I delivered my first baby, Karis Amanda, and had a rough period in the early stages of breastfeeding with engorgement, sore nipples, and multiple questions about whether or not I was feeding her properly. Even though I had read quite a bit of information about breastfeeding, there was no support system in place for breastfeeding mothers at our small military station in Izmir, Turkey. Having "book knowledge" about breastfeeding was not the same as having personal one-on-one support and relationships with women who have had breastfeeding experience.
With the encouragement of my wonderful husband, I decided to start a breastfeeding support group. I knew the next step was to come up with a plan. My first thought was to find the La Leche League Web site to see what was available. I became quite motivated when I looked on www.lalecheleague.org and found so much helpful information. I corresponded online with Kathy Baker and Sheryl Denson. After learning about the different options, I decided LLL's Breastfeeding Resource Center was the best suited to our situation. With the books, THE WOMANLY ART OF BREASTFEEDING and BREASTFEEDING PURE AND SIMPLE, plus multiple brochures, pamphlets, tear-off sheets, and LLL catalogues, we had plenty of resources to get us going.
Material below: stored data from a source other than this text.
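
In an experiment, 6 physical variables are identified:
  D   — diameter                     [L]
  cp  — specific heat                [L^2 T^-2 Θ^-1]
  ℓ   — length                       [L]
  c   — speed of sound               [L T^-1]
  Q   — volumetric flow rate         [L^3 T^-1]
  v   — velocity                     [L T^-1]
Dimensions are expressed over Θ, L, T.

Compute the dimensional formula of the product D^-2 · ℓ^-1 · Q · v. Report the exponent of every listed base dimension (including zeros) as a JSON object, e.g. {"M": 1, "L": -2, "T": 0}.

{"Θ": 0, "L": 1, "T": -2}

Exponent matrix [Θ,L,T] × [D,cp,ℓ,c,Q,v]:
  Θ: [ 0 -1  0  0  0  0]
  L: [ 1  2  1  1  3  1]
  T: [ 0 -2  0 -1 -1 -1]
  [Θ]: (-2)·0+(-1)·0+(1)·0+(1)·0 = 0
  [L]: (-2)·1+(-1)·1+(1)·3+(1)·1 = 1
  [T]: (-2)·0+(-1)·0+(1)·-1+(1)·-1 = -2
⇒ L T^-2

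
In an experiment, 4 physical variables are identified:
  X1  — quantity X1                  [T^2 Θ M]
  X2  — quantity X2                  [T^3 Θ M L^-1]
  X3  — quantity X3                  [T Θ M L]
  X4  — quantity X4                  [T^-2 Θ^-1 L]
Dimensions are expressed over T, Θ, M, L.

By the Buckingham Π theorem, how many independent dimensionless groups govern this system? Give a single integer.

Write exponents as rows T,Θ,M,L / cols X1,X2,X3,X4:
  T: [ 2  3  1 -2]
  Θ: [ 1  1  1 -1]
  M: [ 1  1  1  0]
  L: [ 0 -1  1  1]
Row reduction gives pivot columns X1,X2,X4; rank = 3
Π count = n − r = 4 − 3 = 1

1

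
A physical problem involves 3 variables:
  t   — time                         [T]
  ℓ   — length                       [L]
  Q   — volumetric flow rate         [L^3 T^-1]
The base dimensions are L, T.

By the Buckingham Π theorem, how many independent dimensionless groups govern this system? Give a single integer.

1

Dimensional matrix (L×T by t×ℓ×Q):
  L: [ 0  1  3]
  T: [ 1  0 -1]
Row reduction gives pivot columns t,ℓ; rank = 2
n=3, r=2 ⇒ 1 dimensionless group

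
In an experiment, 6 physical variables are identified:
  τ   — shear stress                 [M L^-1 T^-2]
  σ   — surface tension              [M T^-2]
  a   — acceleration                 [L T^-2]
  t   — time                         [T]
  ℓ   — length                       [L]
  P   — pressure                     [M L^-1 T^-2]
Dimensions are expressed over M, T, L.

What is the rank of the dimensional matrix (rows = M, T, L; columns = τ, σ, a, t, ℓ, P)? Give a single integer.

3

Write exponents as rows M,T,L / cols τ,σ,a,t,ℓ,P:
  M: [ 1  1  0  0  0  1]
  T: [-2 -2 -2  1  0 -2]
  L: [-1  0  1  0  1 -1]
Echelon form has 3 nonzero rows (pivots: τ,σ,a)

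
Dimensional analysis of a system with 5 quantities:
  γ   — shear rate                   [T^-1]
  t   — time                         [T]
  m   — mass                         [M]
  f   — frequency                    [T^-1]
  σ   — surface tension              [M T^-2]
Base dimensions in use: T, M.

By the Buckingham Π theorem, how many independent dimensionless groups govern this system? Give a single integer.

3

Dimensional matrix (T×M by γ×t×m×f×σ):
  T: [-1  1  0 -1 -2]
  M: [ 0  0  1  0  1]
Row reduction gives pivot columns γ,m; rank = 2
n=5, r=2 ⇒ 3 dimensionless groups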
At our first meeting last year, I was pleasantly surprised to have eight women attend. We have now grown to 17. Our meetings include pregnant women as well as mothers who are currently breastfeeding or have breastfed in the past. We always find something to talk about. A few of the topics we have discussed include nursing a toddler, benefits of human milk, the breastfeeding mother's diet, breastfeeding in public, and special problems related to returning to work while breastfeeding.
Having other women to talk to makes such a positive difference. We are fortunate to have a group of women with a wide range of breastfeeding experiences. We all benefit by learning how each mother overcame her specific obstacles. Educating ourselves on the health benefits of breastfeeding for both the baby and the mother also gives us motivation to keep breastfeeding our babies. If nothing else, we can at least cheer each other on and say, "You can do it!" That definitely helps especially when the going gets tough.